Beim 1. FC Monheim muss das Team von Trainer Thomas Drotboom am Sonntag (14.30 Uhr) erstmals die Tabellenspitze der Oberliga verteidigen
In den Rückrunden der beiden vergangenen Spielzeiten, in denen Thomas Drotboom für den TV Jahn Hiesfeld verantwortlich war, hat der Verein sich zweimal aus der Gefahrenzone als Jäger noch in die vorderen Gefilde der Tabelle gespielt. Erstmals ist Drotboom nun auch in einer Hinrunde Cheftrainer, und prompt steht das Team zwei Spieltage vor dem Ende der ersten Saisonhälfte an der Spitze der Tabelle. Ab sofort ist der TV Jahn also der Gejagte, und am Sonntag wird es beim Sechsten 1. FC Monheim gleich mal gar nicht so leicht, die Spitze zu verteidigen.

Denn wie eng es oben zugeht, verrät ein Blick auf die Tabelle. So ist Spitzenreiter Hiesfeld nur dank der besseren Tordifferenz vor dem Zweiten SC West, und zumindest nach Punkten würde auch der Sechste aus Monheim, der als Aufsteiger ebenso wie Straelen im Konzert der Großen mitmischt, bei einem Sieg mit den Dinslakenern gleichziehen. Selbst den Zwölften trennen nur acht Zähler vom Ersten.

Messen werden sich zudem zwei Teams in Top-Form. Die Monheimer siegten zuletzt dreimal in Folge, Hiesfeld gewann vier seiner vorigen fünf Spiele, verlor insgesamt in der laufenden Spielzeit überhaupt nur zweimal. „Es ist ja schon seit Wochen klar, wie eng es in dieser Liga zugeht. Und wir müssen uns in der aktuellen Situation natürlich auch erstmal darüber klar werden, was das jetzt alles bedeuten kann“, sagt Drotboom.

Personell geht er die Aufgabe gegen die Monheimer und deren Trainer Dennis Ruess mit einem Füllhorn an Personal an. „Ich hatte am Donnerstag 21 Feldspieler und drei Torhüter im Training, und jeder einzelne Akteur brennt darauf, am Sonntag in Monheim zu spielen.
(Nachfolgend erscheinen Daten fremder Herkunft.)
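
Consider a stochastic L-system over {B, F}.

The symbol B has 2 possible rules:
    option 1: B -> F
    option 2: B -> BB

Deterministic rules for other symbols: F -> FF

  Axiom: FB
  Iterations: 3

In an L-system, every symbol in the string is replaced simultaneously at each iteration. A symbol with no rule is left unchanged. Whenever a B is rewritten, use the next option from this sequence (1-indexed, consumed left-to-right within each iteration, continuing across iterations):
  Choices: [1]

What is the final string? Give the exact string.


Answer: FFFFFFFFFFFF

Derivation:
Step 0: FB
Step 1: FFF  (used choices [1])
Step 2: FFFFFF  (used choices [])
Step 3: FFFFFFFFFFFF  (used choices [])


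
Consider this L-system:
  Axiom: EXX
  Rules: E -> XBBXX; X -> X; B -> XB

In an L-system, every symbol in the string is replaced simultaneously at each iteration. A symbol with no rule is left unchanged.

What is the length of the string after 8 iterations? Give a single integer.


Step 0: length = 3
Step 1: length = 7
Step 2: length = 9
Step 3: length = 11
Step 4: length = 13
Step 5: length = 15
Step 6: length = 17
Step 7: length = 19
Step 8: length = 21

Answer: 21


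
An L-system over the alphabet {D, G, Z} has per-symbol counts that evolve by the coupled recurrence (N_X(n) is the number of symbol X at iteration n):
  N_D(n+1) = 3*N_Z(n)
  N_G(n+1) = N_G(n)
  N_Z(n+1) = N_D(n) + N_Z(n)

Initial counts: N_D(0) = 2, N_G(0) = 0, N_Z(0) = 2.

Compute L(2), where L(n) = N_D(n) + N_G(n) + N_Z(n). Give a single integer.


Step 0: N_D=2, N_G=0, N_Z=2, L=4
Step 1: N_D=6, N_G=0, N_Z=4, L=10
Step 2: N_D=12, N_G=0, N_Z=10, L=22

Answer: 22


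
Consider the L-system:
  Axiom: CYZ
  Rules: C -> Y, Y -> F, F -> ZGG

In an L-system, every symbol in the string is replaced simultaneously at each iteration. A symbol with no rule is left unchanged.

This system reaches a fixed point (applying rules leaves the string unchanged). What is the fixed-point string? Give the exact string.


Step 0: CYZ
Step 1: YFZ
Step 2: FZGGZ
Step 3: ZGGZGGZ
Step 4: ZGGZGGZ  (unchanged — fixed point at step 3)

Answer: ZGGZGGZ


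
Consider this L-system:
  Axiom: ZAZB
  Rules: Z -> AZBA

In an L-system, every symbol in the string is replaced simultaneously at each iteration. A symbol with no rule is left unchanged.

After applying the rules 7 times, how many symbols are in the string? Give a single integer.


Answer: 46

Derivation:
Step 0: length = 4
Step 1: length = 10
Step 2: length = 16
Step 3: length = 22
Step 4: length = 28
Step 5: length = 34
Step 6: length = 40
Step 7: length = 46


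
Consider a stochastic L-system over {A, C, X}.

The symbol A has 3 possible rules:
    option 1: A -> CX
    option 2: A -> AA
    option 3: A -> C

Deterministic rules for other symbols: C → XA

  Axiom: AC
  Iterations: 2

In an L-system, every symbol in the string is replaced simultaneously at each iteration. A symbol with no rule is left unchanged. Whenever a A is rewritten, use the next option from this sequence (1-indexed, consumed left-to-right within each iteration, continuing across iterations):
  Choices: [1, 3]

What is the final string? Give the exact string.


Step 0: AC
Step 1: CXXA  (used choices [1])
Step 2: XAXXC  (used choices [3])

Answer: XAXXC


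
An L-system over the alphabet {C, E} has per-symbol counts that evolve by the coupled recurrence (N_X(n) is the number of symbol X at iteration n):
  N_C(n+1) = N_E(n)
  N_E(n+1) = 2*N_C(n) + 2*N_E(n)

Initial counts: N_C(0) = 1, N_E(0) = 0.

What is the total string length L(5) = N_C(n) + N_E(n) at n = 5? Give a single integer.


Step 0: N_C=1, N_E=0, L=1
Step 1: N_C=0, N_E=2, L=2
Step 2: N_C=2, N_E=4, L=6
Step 3: N_C=4, N_E=12, L=16
Step 4: N_C=12, N_E=32, L=44
Step 5: N_C=32, N_E=88, L=120

Answer: 120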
Da dürfte wohl jedem klar sein, dass ich noch eine echte Denksportaufgabe vor mir habe“, erklärt Drotboom, dass längst noch nicht jede seiner Entscheidungen bereits feststeht. So bekundete nicht zuletzt Damiano Schirru, sich aktuell so fit wie noch nie in seinem Leben zu fühlen. Gar nicht leicht für einen Trainer, sich da nicht für ihn zu entscheiden. Aber bei vielen anderen Spielern wäre das eben auch nicht einfacher.

Nicht mehr Teil des Hiesfelder Kaders wird in der Rückrunde wohl Erkut Ay sein. Machte er in der vorigen Saison noch 17 Spiele in der Oberliga, so kam er bei drei Einsätzen bislang nur 44 Minuten zum Einsatz. „Er hat das Gespräch mit mir gesucht und gesagt, dass er mehr spielen möchte. Das kann ich prinzipeill natürlich verstehen“, sagt Drotboom. Den Verteidiger zieht es wohl in die Landesliga zu den Sportfreunden Hamborn 07. Sollte Drotboom in der Winterpause den Eindruck haben, auf irgendeiner Position noch einen Spieler zu benötigen, so könnte es gut sein, dass er mit seinem Ansinnen Gehör findet. Bleibt abzuwarten, ob er in seinem guten Kader eine solche Vakanz sieht, oder ob sich eine unerwartete Option ergibt, die das Team noch stärker machen könnte.